L'interprofession du Port de Concarneau a nommé Michel Kerscaven au poste de délégué général. Il est en charge du dossier stratégique des travaux portuaires.

Le Journal des Entreprises : Quel est votre parcours ?

Michel Kerscaven : J'ai effectué toute ma carrière comme chef d'entreprise à Concarneau. J'ai été à la tête de Barillec SAS et directeur Ouest Atlantique de Vinci Énergie dont nous étions filiale. J'ai également été co-gérant de la Semcar (société d'exploitation de moyens de carénage).

Quelle est votre mission au poste de délégué général ?

Je suis chargé de piloter et de faire arriver à son terme les projets d'investissements pour le port de Concarneau. Avec la CCI de Quimper - concessionnaire du port - et les chefs d'entreprises concarnois, nous avons dressé quatre chantiers majeurs et nécessaires : la construction d'un nouveau slipway (élévateur de bateaux), l'actuel datant de 1955, la couverture de notre cale sèche, le traitement des eaux, la clôture du site et d'autres travaux annexes. Il s'agit d'investissements vitaux si nous voulons que Concarneau reste compétitif et constant en terme de service.

Le montant global de ces équipements serait de 21 millions d'euros.

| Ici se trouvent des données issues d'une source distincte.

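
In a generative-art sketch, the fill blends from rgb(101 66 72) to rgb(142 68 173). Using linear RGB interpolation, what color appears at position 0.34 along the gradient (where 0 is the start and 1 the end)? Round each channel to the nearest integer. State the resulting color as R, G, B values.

R = 101 + 0.34 × (142 − 101) = 101 + 0.34 × 41 = 114.94 → 115
G = 66 + 0.34 × (68 − 66) = 66 + 0.34 × 2 = 66.68 → 67
B = 72 + 0.34 × (173 − 72) = 72 + 0.34 × 101 = 106.34 → 106
So the blended color is (115, 67, 106), about #73436a.

(115, 67, 106)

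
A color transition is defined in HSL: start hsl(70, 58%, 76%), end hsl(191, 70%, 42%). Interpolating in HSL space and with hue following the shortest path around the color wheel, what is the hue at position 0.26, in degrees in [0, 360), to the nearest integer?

101

Hue arc: Δh = 191 − 70 = 121° (|Δh| ≤ 180, already the shorter path).
H = 70 + 0.26 × (121) = 101.46 → 101°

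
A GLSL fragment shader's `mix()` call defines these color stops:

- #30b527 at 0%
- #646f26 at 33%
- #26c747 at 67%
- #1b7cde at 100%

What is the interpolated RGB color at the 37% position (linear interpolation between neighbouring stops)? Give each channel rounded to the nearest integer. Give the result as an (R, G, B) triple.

37% lies between the 33% and 67% stops, so the local fraction is t = (37 − 33)/(67 − 33) = 4/34 ≈ 0.1176.
#646f26 → (100, 111, 38); #26c747 → (38, 199, 71).
R = 100 + 0.1176 × (38 − 100) = 92.709 → 93
G = 111 + 0.1176 × (199 − 111) = 121.349 → 121
B = 38 + 0.1176 × (71 − 38) = 41.881 → 42

(93, 121, 42)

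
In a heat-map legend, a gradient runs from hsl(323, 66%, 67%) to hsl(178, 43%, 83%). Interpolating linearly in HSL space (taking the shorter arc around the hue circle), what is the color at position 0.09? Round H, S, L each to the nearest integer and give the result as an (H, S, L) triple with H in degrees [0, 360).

Hue arc: Δh = 178 − 323 = -145° (|Δh| ≤ 180, already the shorter path).
H = 323 + 0.09 × (-145) = 309.95 → 310°
S = 66 + 0.09 × (43 − 66) = 63.93 → 64%
L = 67 + 0.09 × (83 − 67) = 68.44 → 68%

(310, 64, 68)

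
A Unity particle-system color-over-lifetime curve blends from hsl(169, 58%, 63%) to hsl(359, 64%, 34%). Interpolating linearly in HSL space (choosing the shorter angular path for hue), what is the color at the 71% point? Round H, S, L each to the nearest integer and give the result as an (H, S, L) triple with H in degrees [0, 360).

(48, 62, 42)

Hue: 359 − 169 = 190°, but |190| > 180 so the shorter arc goes the other way: Δh = 190 − 360 = -170°.
H = 169 + 0.71 × (-170) = 48.3 → 48°
S = 58 + 0.71 × (64 − 58) = 62.26 → 62%
L = 63 + 0.71 × (34 − 63) = 42.41 → 42%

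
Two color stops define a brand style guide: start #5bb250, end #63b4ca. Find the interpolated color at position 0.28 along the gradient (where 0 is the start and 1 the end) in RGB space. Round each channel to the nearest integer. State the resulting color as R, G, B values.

#5bb250 → (91, 178, 80); #63b4ca → (99, 180, 202).
R = 91 + 0.28 × (99 − 91) = 91 + 0.28 × 8 = 93.24 → 93
G = 178 + 0.28 × (180 − 178) = 178 + 0.28 × 2 = 178.56 → 179
B = 80 + 0.28 × (202 − 80) = 80 + 0.28 × 122 = 114.16 → 114

(93, 179, 114)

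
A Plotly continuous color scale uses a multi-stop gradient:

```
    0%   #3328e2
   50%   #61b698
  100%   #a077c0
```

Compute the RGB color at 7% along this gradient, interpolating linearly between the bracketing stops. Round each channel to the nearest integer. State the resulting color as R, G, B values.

(57, 60, 216)

7% lies between the 0% and 50% stops, so the local fraction is t = (7 − 0)/(50 − 0) = 7/50 ≈ 0.14.
#3328e2 → (51, 40, 226); #61b698 → (97, 182, 152).
R = 51 + 0.14 × (97 − 51) = 57.44 → 57
G = 40 + 0.14 × (182 − 40) = 59.88 → 60
B = 226 + 0.14 × (152 − 226) = 215.64 → 216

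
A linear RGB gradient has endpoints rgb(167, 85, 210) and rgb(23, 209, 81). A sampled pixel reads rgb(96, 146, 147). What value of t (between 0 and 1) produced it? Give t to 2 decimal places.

Invert the lerp on the R channel (largest span, 144): t = (96 − 167) / (23 − 167) = -71/-144 = 0.49306.
Check on G: (146 − 85)/(209 − 85) = 0.4919 ✓

0.49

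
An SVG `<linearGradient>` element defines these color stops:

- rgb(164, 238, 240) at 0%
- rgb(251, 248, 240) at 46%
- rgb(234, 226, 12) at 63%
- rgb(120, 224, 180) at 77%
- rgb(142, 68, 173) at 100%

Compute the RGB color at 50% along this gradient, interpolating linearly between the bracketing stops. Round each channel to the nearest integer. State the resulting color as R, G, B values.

50% lies between the 46% and 63% stops, so the local fraction is t = (50 − 46)/(63 − 46) = 4/17 ≈ 0.2353.
R = 251 + 0.2353 × (234 − 251) = 247 → 247
G = 248 + 0.2353 × (226 − 248) = 242.823 → 243
B = 240 + 0.2353 × (12 − 240) = 186.352 → 186

(247, 243, 186)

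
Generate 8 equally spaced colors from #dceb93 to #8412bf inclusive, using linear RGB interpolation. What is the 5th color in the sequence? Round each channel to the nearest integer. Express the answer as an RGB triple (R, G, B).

With 8 swatches and endpoints inclusive, swatch 5 sits at t = (5 − 1)/(8 − 1) = 4/7 ≈ 0.5714.
#dceb93 → (220, 235, 147); #8412bf → (132, 18, 191).
R = 220 + 0.5714 × (132 − 220) = 169.717 → 170
G = 235 + 0.5714 × (18 − 235) = 111.006 → 111
B = 147 + 0.5714 × (191 − 147) = 172.142 → 172

(170, 111, 172)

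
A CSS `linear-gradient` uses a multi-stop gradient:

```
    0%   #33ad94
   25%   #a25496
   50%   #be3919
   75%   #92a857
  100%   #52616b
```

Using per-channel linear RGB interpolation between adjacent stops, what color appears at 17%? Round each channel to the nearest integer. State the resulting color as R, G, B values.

(126, 112, 149)

17% lies between the 0% and 25% stops, so the local fraction is t = (17 − 0)/(25 − 0) = 17/25 ≈ 0.68.
#33ad94 → (51, 173, 148); #a25496 → (162, 84, 150).
R = 51 + 0.68 × (162 − 51) = 126.48 → 126
G = 173 + 0.68 × (84 − 173) = 112.48 → 112
B = 148 + 0.68 × (150 − 148) = 149.36 → 149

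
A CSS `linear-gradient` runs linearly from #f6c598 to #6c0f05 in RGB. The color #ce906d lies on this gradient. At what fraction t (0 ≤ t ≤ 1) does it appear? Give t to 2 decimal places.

Invert the lerp on the G channel (largest span, 182): t = (144 − 197) / (15 − 197) = -53/-182 = 0.29121.
Check on R: (206 − 246)/(108 − 246) = 0.2899 ✓

0.29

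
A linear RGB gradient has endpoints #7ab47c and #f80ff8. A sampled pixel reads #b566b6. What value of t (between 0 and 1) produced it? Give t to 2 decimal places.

Invert the lerp on the G channel (largest span, 165): t = (102 − 180) / (15 − 180) = -78/-165 = 0.47273.
Check on R: (181 − 122)/(248 − 122) = 0.4683 ✓

0.47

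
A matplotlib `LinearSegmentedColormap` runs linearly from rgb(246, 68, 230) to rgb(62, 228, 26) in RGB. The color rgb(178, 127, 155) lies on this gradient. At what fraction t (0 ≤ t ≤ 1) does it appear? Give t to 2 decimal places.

Invert the lerp on the B channel (largest span, 204): t = (155 − 230) / (26 − 230) = -75/-204 = 0.36765.
Check on R: (178 − 246)/(62 − 246) = 0.3696 ✓

0.37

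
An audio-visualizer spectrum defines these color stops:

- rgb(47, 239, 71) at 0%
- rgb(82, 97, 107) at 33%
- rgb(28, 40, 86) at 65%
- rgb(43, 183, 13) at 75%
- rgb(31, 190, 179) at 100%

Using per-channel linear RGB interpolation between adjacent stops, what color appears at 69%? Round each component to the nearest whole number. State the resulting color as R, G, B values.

69% lies between the 65% and 75% stops, so the local fraction is t = (69 − 65)/(75 − 65) = 4/10 ≈ 0.4.
R = 28 + 0.4 × (43 − 28) = 34 → 34
G = 40 + 0.4 × (183 − 40) = 97.2 → 97
B = 86 + 0.4 × (13 − 86) = 56.8 → 57

(34, 97, 57)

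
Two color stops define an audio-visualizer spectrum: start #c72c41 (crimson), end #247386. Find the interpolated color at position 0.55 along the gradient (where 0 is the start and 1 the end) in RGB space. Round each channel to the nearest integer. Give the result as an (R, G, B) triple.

(109, 83, 103)

#c72c41 → (199, 44, 65); #247386 → (36, 115, 134).
R = 199 + 0.55 × (36 − 199) = 199 + 0.55 × -163 = 109.35 → 109
G = 44 + 0.55 × (115 − 44) = 44 + 0.55 × 71 = 83.05 → 83
B = 65 + 0.55 × (134 − 65) = 65 + 0.55 × 69 = 102.95 → 103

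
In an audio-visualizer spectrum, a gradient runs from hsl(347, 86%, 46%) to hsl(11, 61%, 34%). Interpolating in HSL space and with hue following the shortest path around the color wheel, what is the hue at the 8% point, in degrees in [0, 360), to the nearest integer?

Hue: 11 − 347 = -336°, but |-336| > 180 so the shorter arc goes the other way: Δh = -336 + 360 = 24°.
H = 347 + 0.08 × (24) = 348.92 → 349°

349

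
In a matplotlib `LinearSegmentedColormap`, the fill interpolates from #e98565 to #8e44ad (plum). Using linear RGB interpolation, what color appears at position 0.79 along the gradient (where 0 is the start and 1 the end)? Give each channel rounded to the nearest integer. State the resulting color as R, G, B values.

(161, 82, 158)

#e98565 → (233, 133, 101); #8e44ad → (142, 68, 173).
R = 233 + 0.79 × (142 − 233) = 233 + 0.79 × -91 = 161.11 → 161
G = 133 + 0.79 × (68 − 133) = 133 + 0.79 × -65 = 81.65 → 82
B = 101 + 0.79 × (173 − 101) = 101 + 0.79 × 72 = 157.88 → 158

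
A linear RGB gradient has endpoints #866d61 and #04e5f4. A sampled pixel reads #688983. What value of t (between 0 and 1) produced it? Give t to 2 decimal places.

0.23

Invert the lerp on the B channel (largest span, 147): t = (131 − 97) / (244 − 97) = 34/147 = 0.23129.
Check on R: (104 − 134)/(4 − 134) = 0.2308 ✓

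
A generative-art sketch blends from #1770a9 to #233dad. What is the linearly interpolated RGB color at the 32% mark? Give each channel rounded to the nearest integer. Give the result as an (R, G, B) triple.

#1770a9 → (23, 112, 169); #233dad → (35, 61, 173).
32% corresponds to t = 0.32.
R = 23 + 0.32 × (35 − 23) = 23 + 0.32 × 12 = 26.84 → 27
G = 112 + 0.32 × (61 − 112) = 112 + 0.32 × -51 = 95.68 → 96
B = 169 + 0.32 × (173 − 169) = 169 + 0.32 × 4 = 170.28 → 170

(27, 96, 170)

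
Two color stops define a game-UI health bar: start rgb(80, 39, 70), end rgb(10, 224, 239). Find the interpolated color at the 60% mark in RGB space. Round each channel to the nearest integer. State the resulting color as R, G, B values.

(38, 150, 171)

60% corresponds to t = 0.6.
R = 80 + 0.6 × (10 − 80) = 80 + 0.6 × -70 = 38 → 38
G = 39 + 0.6 × (224 − 39) = 39 + 0.6 × 185 = 150 → 150
B = 70 + 0.6 × (239 − 70) = 70 + 0.6 × 169 = 171.4 → 171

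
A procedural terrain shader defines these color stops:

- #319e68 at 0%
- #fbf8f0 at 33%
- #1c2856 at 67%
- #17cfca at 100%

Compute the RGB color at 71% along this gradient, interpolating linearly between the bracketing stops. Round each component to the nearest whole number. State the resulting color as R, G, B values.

71% lies between the 67% and 100% stops, so the local fraction is t = (71 − 67)/(100 − 67) = 4/33 ≈ 0.1212.
#1c2856 → (28, 40, 86); #17cfca → (23, 207, 202).
R = 28 + 0.1212 × (23 − 28) = 27.394 → 27
G = 40 + 0.1212 × (207 − 40) = 60.24 → 60
B = 86 + 0.1212 × (202 − 86) = 100.059 → 100

(27, 60, 100)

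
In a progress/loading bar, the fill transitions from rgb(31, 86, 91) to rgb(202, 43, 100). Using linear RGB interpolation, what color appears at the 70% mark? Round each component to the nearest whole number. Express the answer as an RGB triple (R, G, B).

(151, 56, 97)

70% corresponds to t = 0.7.
R = 31 + 0.7 × (202 − 31) = 31 + 0.7 × 171 = 150.7 → 151
G = 86 + 0.7 × (43 − 86) = 86 + 0.7 × -43 = 55.9 → 56
B = 91 + 0.7 × (100 − 91) = 91 + 0.7 × 9 = 97.3 → 97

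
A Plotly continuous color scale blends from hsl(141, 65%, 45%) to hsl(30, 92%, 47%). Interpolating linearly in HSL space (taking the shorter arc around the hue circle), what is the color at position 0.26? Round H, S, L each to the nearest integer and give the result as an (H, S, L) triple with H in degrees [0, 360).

(112, 72, 46)

Hue arc: Δh = 30 − 141 = -111° (|Δh| ≤ 180, already the shorter path).
H = 141 + 0.26 × (-111) = 112.14 → 112°
S = 65 + 0.26 × (92 − 65) = 72.02 → 72%
L = 45 + 0.26 × (47 − 45) = 45.52 → 46%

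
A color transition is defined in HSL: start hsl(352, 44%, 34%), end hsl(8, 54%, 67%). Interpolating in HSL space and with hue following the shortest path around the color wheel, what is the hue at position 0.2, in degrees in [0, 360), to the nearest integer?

355

Hue: 8 − 352 = -344°, but |-344| > 180 so the shorter arc goes the other way: Δh = -344 + 360 = 16°.
H = 352 + 0.2 × (16) = 355.2 → 355°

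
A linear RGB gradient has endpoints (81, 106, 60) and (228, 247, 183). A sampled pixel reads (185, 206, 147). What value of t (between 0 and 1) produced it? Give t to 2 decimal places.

Invert the lerp on the R channel (largest span, 147): t = (185 − 81) / (228 − 81) = 104/147 = 0.70748.
Check on G: (206 − 106)/(247 − 106) = 0.7092 ✓

0.71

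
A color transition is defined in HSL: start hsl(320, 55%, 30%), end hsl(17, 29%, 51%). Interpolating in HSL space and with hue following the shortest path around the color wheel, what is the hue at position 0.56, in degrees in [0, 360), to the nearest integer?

Hue: 17 − 320 = -303°, but |-303| > 180 so the shorter arc goes the other way: Δh = -303 + 360 = 57°.
H = 320 + 0.56 × (57) = 351.92 → 352°

352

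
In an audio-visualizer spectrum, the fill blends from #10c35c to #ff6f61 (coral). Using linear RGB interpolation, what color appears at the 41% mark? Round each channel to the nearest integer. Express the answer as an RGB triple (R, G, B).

(114, 161, 94)

#10c35c → (16, 195, 92); #ff6f61 → (255, 111, 97).
41% corresponds to t = 0.41.
R = 16 + 0.41 × (255 − 16) = 16 + 0.41 × 239 = 113.99 → 114
G = 195 + 0.41 × (111 − 195) = 195 + 0.41 × -84 = 160.56 → 161
B = 92 + 0.41 × (97 − 92) = 92 + 0.41 × 5 = 94.05 → 94
So the blended color is (114, 161, 94), about #72a15e.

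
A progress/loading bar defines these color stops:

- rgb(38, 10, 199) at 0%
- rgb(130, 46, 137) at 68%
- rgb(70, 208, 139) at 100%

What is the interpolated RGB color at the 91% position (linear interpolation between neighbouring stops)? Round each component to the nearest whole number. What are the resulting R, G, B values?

91% lies between the 68% and 100% stops, so the local fraction is t = (91 − 68)/(100 − 68) = 23/32 ≈ 0.7188.
R = 130 + 0.7188 × (70 − 130) = 86.872 → 87
G = 46 + 0.7188 × (208 − 46) = 162.446 → 162
B = 137 + 0.7188 × (139 − 137) = 138.438 → 138

(87, 162, 138)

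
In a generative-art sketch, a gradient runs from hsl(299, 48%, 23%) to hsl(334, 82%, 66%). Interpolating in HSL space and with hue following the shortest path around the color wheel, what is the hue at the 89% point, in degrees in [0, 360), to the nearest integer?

Hue arc: Δh = 334 − 299 = 35° (|Δh| ≤ 180, already the shorter path).
H = 299 + 0.89 × (35) = 330.15 → 330°

330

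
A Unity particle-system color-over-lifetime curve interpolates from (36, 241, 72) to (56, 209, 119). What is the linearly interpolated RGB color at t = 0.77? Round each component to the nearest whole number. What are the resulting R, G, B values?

(51, 216, 108)

R = 36 + 0.77 × (56 − 36) = 36 + 0.77 × 20 = 51.4 → 51
G = 241 + 0.77 × (209 − 241) = 241 + 0.77 × -32 = 216.36 → 216
B = 72 + 0.77 × (119 − 72) = 72 + 0.77 × 47 = 108.19 → 108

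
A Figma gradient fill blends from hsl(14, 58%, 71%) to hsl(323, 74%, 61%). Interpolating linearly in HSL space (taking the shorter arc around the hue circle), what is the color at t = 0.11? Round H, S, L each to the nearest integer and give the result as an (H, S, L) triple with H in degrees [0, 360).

Hue: 323 − 14 = 309°, but |309| > 180 so the shorter arc goes the other way: Δh = 309 − 360 = -51°.
H = 14 + 0.11 × (-51) = 8.39 → 8°
S = 58 + 0.11 × (74 − 58) = 59.76 → 60%
L = 71 + 0.11 × (61 − 71) = 69.9 → 70%

(8, 60, 70)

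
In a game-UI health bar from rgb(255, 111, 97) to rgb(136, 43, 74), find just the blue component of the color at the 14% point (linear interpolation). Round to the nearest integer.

B = 97 + 0.14 × (74 − 97) = 93.78 → 94

94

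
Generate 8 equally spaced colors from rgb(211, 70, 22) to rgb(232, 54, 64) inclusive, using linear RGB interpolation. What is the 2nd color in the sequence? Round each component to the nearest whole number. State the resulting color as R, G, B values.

With 8 swatches and endpoints inclusive, swatch 2 sits at t = (2 − 1)/(8 − 1) = 1/7 ≈ 0.1429.
R = 211 + 0.1429 × (232 − 211) = 214.001 → 214
G = 70 + 0.1429 × (54 − 70) = 67.714 → 68
B = 22 + 0.1429 × (64 − 22) = 28.002 → 28

(214, 68, 28)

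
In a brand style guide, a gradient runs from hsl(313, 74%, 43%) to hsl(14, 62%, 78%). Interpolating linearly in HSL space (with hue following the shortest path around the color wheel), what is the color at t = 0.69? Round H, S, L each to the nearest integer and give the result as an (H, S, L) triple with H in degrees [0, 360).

Hue: 14 − 313 = -299°, but |-299| > 180 so the shorter arc goes the other way: Δh = -299 + 360 = 61°.
H = 313 + 0.69 × (61) = 355.09 → 355°
S = 74 + 0.69 × (62 − 74) = 65.72 → 66%
L = 43 + 0.69 × (78 − 43) = 67.15 → 67%

(355, 66, 67)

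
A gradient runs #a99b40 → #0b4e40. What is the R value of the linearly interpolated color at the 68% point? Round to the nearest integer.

62

R₁ = 169 (from #a99b40), R₂ = 11 (from #0b4e40).
R = 169 + 0.68 × (11 − 169) = 61.56 → 62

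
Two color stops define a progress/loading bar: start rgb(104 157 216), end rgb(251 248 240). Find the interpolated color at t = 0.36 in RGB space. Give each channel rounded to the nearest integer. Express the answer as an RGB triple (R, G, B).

(157, 190, 225)

R = 104 + 0.36 × (251 − 104) = 104 + 0.36 × 147 = 156.92 → 157
G = 157 + 0.36 × (248 − 157) = 157 + 0.36 × 91 = 189.76 → 190
B = 216 + 0.36 × (240 − 216) = 216 + 0.36 × 24 = 224.64 → 225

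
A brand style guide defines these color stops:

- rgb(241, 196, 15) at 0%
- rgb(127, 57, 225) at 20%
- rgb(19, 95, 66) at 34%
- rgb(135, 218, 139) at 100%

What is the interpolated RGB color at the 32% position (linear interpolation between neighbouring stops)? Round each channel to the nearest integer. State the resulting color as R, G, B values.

(34, 90, 89)

32% lies between the 20% and 34% stops, so the local fraction is t = (32 − 20)/(34 − 20) = 12/14 ≈ 0.8571.
R = 127 + 0.8571 × (19 − 127) = 34.433 → 34
G = 57 + 0.8571 × (95 − 57) = 89.57 → 90
B = 225 + 0.8571 × (66 − 225) = 88.721 → 89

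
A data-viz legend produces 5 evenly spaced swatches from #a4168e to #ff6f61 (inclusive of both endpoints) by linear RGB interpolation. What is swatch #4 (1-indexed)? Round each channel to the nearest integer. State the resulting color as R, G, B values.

(232, 89, 108)

With 5 swatches and endpoints inclusive, swatch 4 sits at t = (4 − 1)/(5 − 1) = 3/4 ≈ 0.75.
#a4168e → (164, 22, 142); #ff6f61 → (255, 111, 97).
R = 164 + 0.75 × (255 − 164) = 232.25 → 232
G = 22 + 0.75 × (111 − 22) = 88.75 → 89
B = 142 + 0.75 × (97 − 142) = 108.25 → 108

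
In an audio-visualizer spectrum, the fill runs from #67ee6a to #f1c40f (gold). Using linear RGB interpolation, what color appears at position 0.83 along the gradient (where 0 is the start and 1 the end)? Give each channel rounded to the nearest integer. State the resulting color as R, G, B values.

#67ee6a → (103, 238, 106); #f1c40f → (241, 196, 15).
R = 103 + 0.83 × (241 − 103) = 103 + 0.83 × 138 = 217.54 → 218
G = 238 + 0.83 × (196 − 238) = 238 + 0.83 × -42 = 203.14 → 203
B = 106 + 0.83 × (15 − 106) = 106 + 0.83 × -91 = 30.47 → 30
So the blended color is (218, 203, 30), about #dacb1e.

(218, 203, 30)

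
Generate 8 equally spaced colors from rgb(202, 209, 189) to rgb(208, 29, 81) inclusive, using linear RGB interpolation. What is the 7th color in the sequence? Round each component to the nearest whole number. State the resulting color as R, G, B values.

(207, 55, 96)

With 8 swatches and endpoints inclusive, swatch 7 sits at t = (7 − 1)/(8 − 1) = 6/7 ≈ 0.8571.
R = 202 + 0.8571 × (208 − 202) = 207.143 → 207
G = 209 + 0.8571 × (29 − 209) = 54.722 → 55
B = 189 + 0.8571 × (81 − 189) = 96.433 → 96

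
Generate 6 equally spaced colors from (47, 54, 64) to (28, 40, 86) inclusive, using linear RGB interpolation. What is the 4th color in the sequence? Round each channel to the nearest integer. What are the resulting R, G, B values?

(36, 46, 77)

With 6 swatches and endpoints inclusive, swatch 4 sits at t = (4 − 1)/(6 − 1) = 3/5 ≈ 0.6.
R = 47 + 0.6 × (28 − 47) = 35.6 → 36
G = 54 + 0.6 × (40 − 54) = 45.6 → 46
B = 64 + 0.6 × (86 − 64) = 77.2 → 77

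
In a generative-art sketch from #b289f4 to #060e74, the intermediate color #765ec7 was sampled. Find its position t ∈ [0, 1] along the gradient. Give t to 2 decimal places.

0.35

Invert the lerp on the R channel (largest span, 172): t = (118 − 178) / (6 − 178) = -60/-172 = 0.34884.
Check on G: (94 − 137)/(14 − 137) = 0.3496 ✓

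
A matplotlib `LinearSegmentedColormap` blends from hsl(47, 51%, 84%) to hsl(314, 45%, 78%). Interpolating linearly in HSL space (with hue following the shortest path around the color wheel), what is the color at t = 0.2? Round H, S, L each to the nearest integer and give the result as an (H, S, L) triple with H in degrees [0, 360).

(28, 50, 83)

Hue: 314 − 47 = 267°, but |267| > 180 so the shorter arc goes the other way: Δh = 267 − 360 = -93°.
H = 47 + 0.2 × (-93) = 28.4 → 28°
S = 51 + 0.2 × (45 − 51) = 49.8 → 50%
L = 84 + 0.2 × (78 − 84) = 82.8 → 83%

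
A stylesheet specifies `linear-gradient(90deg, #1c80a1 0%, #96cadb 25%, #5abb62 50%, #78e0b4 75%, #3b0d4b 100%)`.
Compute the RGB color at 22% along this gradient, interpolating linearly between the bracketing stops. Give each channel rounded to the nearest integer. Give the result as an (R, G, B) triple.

22% lies between the 0% and 25% stops, so the local fraction is t = (22 − 0)/(25 − 0) = 22/25 ≈ 0.88.
#1c80a1 → (28, 128, 161); #96cadb → (150, 202, 219).
R = 28 + 0.88 × (150 − 28) = 135.36 → 135
G = 128 + 0.88 × (202 − 128) = 193.12 → 193
B = 161 + 0.88 × (219 − 161) = 212.04 → 212

(135, 193, 212)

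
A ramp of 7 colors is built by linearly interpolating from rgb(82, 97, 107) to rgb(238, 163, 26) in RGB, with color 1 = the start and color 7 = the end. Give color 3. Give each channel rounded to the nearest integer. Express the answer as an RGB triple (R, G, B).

(134, 119, 80)

With 7 swatches and endpoints inclusive, swatch 3 sits at t = (3 − 1)/(7 − 1) = 2/6 ≈ 0.3333.
R = 82 + 0.3333 × (238 − 82) = 133.995 → 134
G = 97 + 0.3333 × (163 − 97) = 118.998 → 119
B = 107 + 0.3333 × (26 − 107) = 80.003 → 80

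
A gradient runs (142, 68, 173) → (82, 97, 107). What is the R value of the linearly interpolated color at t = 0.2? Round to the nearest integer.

130

R = 142 + 0.2 × (82 − 142) = 130 → 130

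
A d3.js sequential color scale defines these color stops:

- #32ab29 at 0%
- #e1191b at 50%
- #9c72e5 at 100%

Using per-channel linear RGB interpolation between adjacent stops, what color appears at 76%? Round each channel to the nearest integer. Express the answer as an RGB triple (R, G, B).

(189, 71, 132)

76% lies between the 50% and 100% stops, so the local fraction is t = (76 − 50)/(100 − 50) = 26/50 ≈ 0.52.
#e1191b → (225, 25, 27); #9c72e5 → (156, 114, 229).
R = 225 + 0.52 × (156 − 225) = 189.12 → 189
G = 25 + 0.52 × (114 − 25) = 71.28 → 71
B = 27 + 0.52 × (229 − 27) = 132.04 → 132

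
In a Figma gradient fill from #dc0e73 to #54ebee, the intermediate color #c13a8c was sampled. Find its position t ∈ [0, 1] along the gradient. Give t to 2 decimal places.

Invert the lerp on the G channel (largest span, 221): t = (58 − 14) / (235 − 14) = 44/221 = 0.1991.
Check on R: (193 − 220)/(84 − 220) = 0.1985 ✓

0.20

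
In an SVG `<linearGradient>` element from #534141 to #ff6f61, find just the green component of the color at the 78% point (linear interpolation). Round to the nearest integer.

G₁ = 65 (from #534141), G₂ = 111 (from #ff6f61).
G = 65 + 0.78 × (111 − 65) = 100.88 → 101

101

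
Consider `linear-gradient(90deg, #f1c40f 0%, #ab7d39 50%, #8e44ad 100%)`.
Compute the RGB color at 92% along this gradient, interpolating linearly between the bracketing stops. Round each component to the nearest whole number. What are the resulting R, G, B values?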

C'est une somme conséquente, surtout dans le contexte actuel, mais il faut bien comprendre que sans cela, le port accusera un retard technologique et environnemental trop important pour tenir tête aux autres grands ports de la façade Atlantique. Mon rôle est aussi de convaincre les investisseurs, les partenaires publics et nos institutions de tutelle de l'intérêt stratégique du port de Concarneau.

Dans quel contexte s'inscrit votre arrivée ?

Il ne faut pas se raconter d'histoire, le climat économique est tendu, et le restera. Mais les entreprises concarnoises sont performantes, et font que Concarneau est encore un des principaux ports français en terme de construction et de réparation navale. Rendons-nous compte : cela représente plus de 1 000 salariés, 46 entreprises et environ 66 millions d'euros de chiffre d'affaires !

Pour quand sont prévus ces équipements ?

Dans l'idéal, nous voudrions qu'ils soient opérationnels d'ici trois à quatre ans. Mais le chemin est encore long. C'est pour cela que les décisions doivent être prises rapidement. Dans les semaines et mois à venir, je dois rencontrer nos interlocuteurs et investisseurs pour discuter des enveloppes allouées et de l'avancement du projet. Nous irons également visiter d'autres ports équipés pour connaître toutes les possibilités technologiques qui s'offrent à nous.